Cabbage Patch Kids were a classic example of the runaway hit phenomenon. Coleco Industries sold $540-million worth of the dolls in 1984 and $600-million in 1985. Then, when the fad wore off, sales plunged to $230-million in 1986, and Coleco found itself in trouble.

The company, which had devoted much of its resources to Cabbage Patch products, began losing money, ended up in bankruptcy court and eventually went out of business.

The search for superstardom led to other big flops. Several companies tried to mimic the success of Teddy Ruxpin, the plush talking bear, but the popularity of high-tech dolls with big price tags soon fizzled.

Those wasted efforts and bloated expenses helped make 1987 a terrible year for toymakers. Hasbro's profits fell, and Mattel, Tonka Corp. and many smaller companies suffered losses. Worlds of Wonder, which created Teddy Ruxpin, landed in bankruptcy court and went out of business last year.

The toy industry has since rebounded _ sales of toys other than video games were up 5.6 percent last year _ but the industry has learned its lesson.

Toy company employees escorting reporters and retailers through Toy Fair showrooms emphasized past winners as much as their possible future hits.

Barbie is the star at Mattel, having racked up $840-million in sales in 1991 _ half the company's total revenue. At Hasbro, G.I. Joe dominates the company's line for boys.

Barbie, who is 33 years old, and G.I. Joe, 28, are old-timers. Mr. Potato Head, part of Hasbro's Playskool line, is 40. But they are youngsters compared to the nearly 80-year-old Tinker Toy, also a part of Playskool.

There are plenty of other veterans still in there pitching: Etch-A-Sketch by Ohio Art Co., Parker Bros.' Monopoly game and Milton Bradley's Game of Life, Colorforms and Lego blocks.

Newer toys, even big successes, tend to have shorter life cycles.

Remember Transformers, Hasbro's enormously successful line of robots in the 1980s?
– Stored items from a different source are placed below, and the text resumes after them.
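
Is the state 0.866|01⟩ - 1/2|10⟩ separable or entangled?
Entangled

Writing the state as a|00⟩ + b|01⟩ + c|10⟩ + d|11⟩, it is a product state iff ad − bc = 0.
Here (a, b, c, d) = (0, 0.866, -1/2, 0): ad − bc = (0)(0) − (0.866)(-1/2) = 0.433 ≠ 0, so the state is entangled.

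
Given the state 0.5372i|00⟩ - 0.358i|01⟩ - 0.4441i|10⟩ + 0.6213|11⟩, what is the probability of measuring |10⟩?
0.1972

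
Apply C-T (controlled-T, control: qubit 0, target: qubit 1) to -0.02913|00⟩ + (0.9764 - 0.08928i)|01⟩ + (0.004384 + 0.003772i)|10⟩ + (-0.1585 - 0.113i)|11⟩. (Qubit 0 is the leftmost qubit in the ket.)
-0.02913|00⟩ + (0.9764 - 0.08928i)|01⟩ + (0.004384 + 0.003772i)|10⟩ + (-0.03217 - 0.192i)|11⟩

C-T leaves the control-|0⟩ kets |00⟩, |01⟩ unchanged and applies T to qubit 1 on the control-|1⟩ pair (|10⟩, |11⟩).
T = [[1, 0], [0, (1/√2 + (1/√2)i)]].
With a = amp(|10⟩) = (0.004384 + 0.003772i) and b = amp(|11⟩) = (-0.1585 - 0.113i):
new amp(|10⟩) = (1)·a = (0.004384 + 0.003772i)
new amp(|11⟩) = (1/√2 + (1/√2)i)·b = (-0.03217 - 0.192i)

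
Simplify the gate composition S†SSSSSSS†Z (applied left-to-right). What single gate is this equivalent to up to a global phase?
Z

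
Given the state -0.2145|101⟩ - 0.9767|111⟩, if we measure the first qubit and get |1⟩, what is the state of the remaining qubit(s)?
-0.2145|01⟩ - 0.9767|11⟩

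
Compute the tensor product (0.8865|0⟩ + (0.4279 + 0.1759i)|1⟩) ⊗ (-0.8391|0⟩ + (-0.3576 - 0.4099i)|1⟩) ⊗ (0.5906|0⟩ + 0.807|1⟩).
-0.4393|000⟩ - 0.6003|001⟩ + (-0.1872 - 0.2146i)|010⟩ + (-0.2558 - 0.2932i)|011⟩ + (-0.2121 - 0.08717i)|100⟩ + (-0.2898 - 0.1191i)|101⟩ + (-0.04779 - 0.1407i)|110⟩ + (-0.0653 - 0.1923i)|111⟩

amp(|b₁b₂…⟩) = product of the factor amplitudes for bits b₁, b₂, …; only kets whose every factor amplitude is nonzero survive.
|000⟩: (0.8865)(-0.8391)(0.5906) = -0.4393
|001⟩: (0.8865)(-0.8391)(0.807) = -0.6003
|010⟩: (0.8865)(-0.3576 - 0.4099i)(0.5906) = (-0.1872 - 0.2146i)
|011⟩: (0.8865)(-0.3576 - 0.4099i)(0.807) = (-0.2558 - 0.2932i)
|100⟩: (0.4279 + 0.1759i)(-0.8391)(0.5906) = (-0.2121 - 0.08717i)
|101⟩: (0.4279 + 0.1759i)(-0.8391)(0.807) = (-0.2898 - 0.1191i)
|110⟩: (0.4279 + 0.1759i)(-0.3576 - 0.4099i)(0.5906) = (-0.04779 - 0.1407i)
|111⟩: (0.4279 + 0.1759i)(-0.3576 - 0.4099i)(0.807) = (-0.0653 - 0.1923i)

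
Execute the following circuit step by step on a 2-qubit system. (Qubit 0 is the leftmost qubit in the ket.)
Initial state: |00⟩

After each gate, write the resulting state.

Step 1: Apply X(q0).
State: |10⟩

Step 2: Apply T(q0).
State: (1/√2 + (1/√2)i)|10⟩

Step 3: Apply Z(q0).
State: (-1/√2 - (1/√2)i)|10⟩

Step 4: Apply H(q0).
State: (-1/2 - (1/2)i)|00⟩ + (1/2 + (1/2)i)|10⟩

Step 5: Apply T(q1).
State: (-1/2 - (1/2)i)|00⟩ + (1/2 + (1/2)i)|10⟩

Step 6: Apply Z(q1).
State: (-1/2 - (1/2)i)|00⟩ + (1/2 + (1/2)i)|10⟩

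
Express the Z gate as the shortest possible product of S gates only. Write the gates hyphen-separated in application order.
S-S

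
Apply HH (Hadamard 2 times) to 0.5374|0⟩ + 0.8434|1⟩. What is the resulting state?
0.5374|0⟩ + 0.8434|1⟩

H² = I, so an even number of Hadamards cancels: H^2 = I and the state is unchanged.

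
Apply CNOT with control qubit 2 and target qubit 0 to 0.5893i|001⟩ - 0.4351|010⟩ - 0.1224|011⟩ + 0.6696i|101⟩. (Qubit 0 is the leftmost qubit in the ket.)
0.6696i|001⟩ - 0.4351|010⟩ + 0.5893i|101⟩ - 0.1224|111⟩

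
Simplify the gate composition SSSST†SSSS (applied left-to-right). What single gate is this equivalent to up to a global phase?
T†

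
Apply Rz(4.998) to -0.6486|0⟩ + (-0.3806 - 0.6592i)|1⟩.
(0.5192 + 0.3887i)|0⟩ + (0.6997 + 0.2996i)|1⟩

Rz(4.998) = [[e^(−iθ/2), 0], [0, e^(iθ/2)]] with e^(±iθ/2) = cos(θ/2) ± i·sin(θ/2); θ = 4.998, cos(θ/2) ≈ -0.800545, sin(θ/2) ≈ 0.599273.
With a = amp(|0⟩) = -0.6486 and b = amp(|1⟩) = (-0.3806 - 0.6592i):
new amp(|0⟩) = (-0.800545 - 0.599273i)·a = (0.5192 + 0.3887i)
new amp(|1⟩) = (-0.800545 + 0.599273i)·b = (0.6997 + 0.2996i)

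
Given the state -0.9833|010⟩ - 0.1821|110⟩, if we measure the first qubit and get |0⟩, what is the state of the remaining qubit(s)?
-|10⟩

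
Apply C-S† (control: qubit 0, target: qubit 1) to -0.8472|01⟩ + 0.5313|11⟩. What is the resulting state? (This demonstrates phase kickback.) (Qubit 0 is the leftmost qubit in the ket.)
-0.8472|01⟩ - 0.5313i|11⟩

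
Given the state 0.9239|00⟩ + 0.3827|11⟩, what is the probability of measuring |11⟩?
0.1465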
After racking up some $1-billion in sales over eight years, Transformers now are being shipped to overseas retailers only.

The Teenage Mutant Ninja Turtles, manufactured by Hong Kong-based Playmates, are also on the wane, although they still managed to bring in $400-million in sales last year after peaking at $500-million in 1990.
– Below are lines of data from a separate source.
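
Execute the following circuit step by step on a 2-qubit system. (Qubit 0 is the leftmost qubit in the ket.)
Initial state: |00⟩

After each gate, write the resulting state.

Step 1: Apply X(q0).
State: |10⟩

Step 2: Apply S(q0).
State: i|10⟩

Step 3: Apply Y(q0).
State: |00⟩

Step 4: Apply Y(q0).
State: i|10⟩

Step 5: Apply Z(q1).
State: i|10⟩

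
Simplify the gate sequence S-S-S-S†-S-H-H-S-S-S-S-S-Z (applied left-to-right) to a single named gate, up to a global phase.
Z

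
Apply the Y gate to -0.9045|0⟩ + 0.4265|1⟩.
-0.4265i|0⟩ - 0.9045i|1⟩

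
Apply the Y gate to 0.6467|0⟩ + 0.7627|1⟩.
-0.7627i|0⟩ + 0.6467i|1⟩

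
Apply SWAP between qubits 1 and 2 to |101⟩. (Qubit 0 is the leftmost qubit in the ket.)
|110⟩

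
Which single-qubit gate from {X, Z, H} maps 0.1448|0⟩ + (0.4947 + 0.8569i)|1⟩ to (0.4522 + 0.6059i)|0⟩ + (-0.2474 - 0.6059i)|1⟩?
H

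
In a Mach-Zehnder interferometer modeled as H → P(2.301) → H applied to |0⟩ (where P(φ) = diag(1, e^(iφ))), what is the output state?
(0.1665 + 0.3725i)|0⟩ + (0.8335 - 0.3725i)|1⟩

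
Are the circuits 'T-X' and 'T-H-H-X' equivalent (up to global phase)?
Yes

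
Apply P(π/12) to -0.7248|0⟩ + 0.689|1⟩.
-0.7248|0⟩ + (0.6655 + 0.1783i)|1⟩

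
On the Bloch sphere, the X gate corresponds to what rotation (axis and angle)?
Rotation by π around the x-axis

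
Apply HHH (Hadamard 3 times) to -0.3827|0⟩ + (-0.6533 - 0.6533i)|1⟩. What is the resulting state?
(-0.7326 - 0.462i)|0⟩ + (0.1913 + 0.462i)|1⟩

H² = I, so H^3 = H: a single Hadamard. With (a, b) = (-0.3827, (-0.6533 - 0.6533i)), H gives ((a + b)/√2, (a − b)/√2) = ((-0.7326 - 0.462i), (0.1913 + 0.462i)).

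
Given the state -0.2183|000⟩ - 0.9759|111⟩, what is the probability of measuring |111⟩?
0.9524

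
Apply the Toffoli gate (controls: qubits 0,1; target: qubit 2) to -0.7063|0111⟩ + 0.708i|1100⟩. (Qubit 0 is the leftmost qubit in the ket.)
-0.7063|0111⟩ + 0.708i|1110⟩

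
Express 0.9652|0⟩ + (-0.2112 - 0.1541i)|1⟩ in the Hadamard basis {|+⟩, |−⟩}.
(0.5332 - 0.109i)|+⟩ + (0.8318 + 0.109i)|−⟩

With |ψ⟩ = α|0⟩ + β|1⟩, the Hadamard-basis coefficients are ⟨+|ψ⟩ = (α + β)/√2 and ⟨−|ψ⟩ = (α − β)/√2.
Here α = 0.9652, β = (-0.2112 - 0.1541i): (α + β)/√2 = (0.5332 - 0.109i), (α − β)/√2 = (0.8318 + 0.109i).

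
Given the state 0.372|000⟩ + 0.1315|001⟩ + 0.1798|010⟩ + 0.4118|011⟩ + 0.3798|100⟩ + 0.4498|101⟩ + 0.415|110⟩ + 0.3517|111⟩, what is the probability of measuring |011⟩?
0.1696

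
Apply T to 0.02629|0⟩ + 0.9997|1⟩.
0.02629|0⟩ + (0.7069 + 0.7069i)|1⟩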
The Cabbage Patch line, now 9 years old, is still selling well, although it is a shadow of its former self. The dolls and Teddy Ruxpin are now part of Hasbro.

Toymakers' caution comes not only from the sorry lessons of the 1980s, but from new management. New chairmen have taken over at Hasbro, Mattel, Lewis Galoob Toys and other companies in recent years.

"Managements are more conservative and circumspect about their projections," said Paul Valentine, an industry analyst with Standard & Poor's Corp.

That doesn't mean there won't be another megahit. But it may be a surprise when it arrives.

"You can't plan for it.



. Something may come out of left field," Valentine said.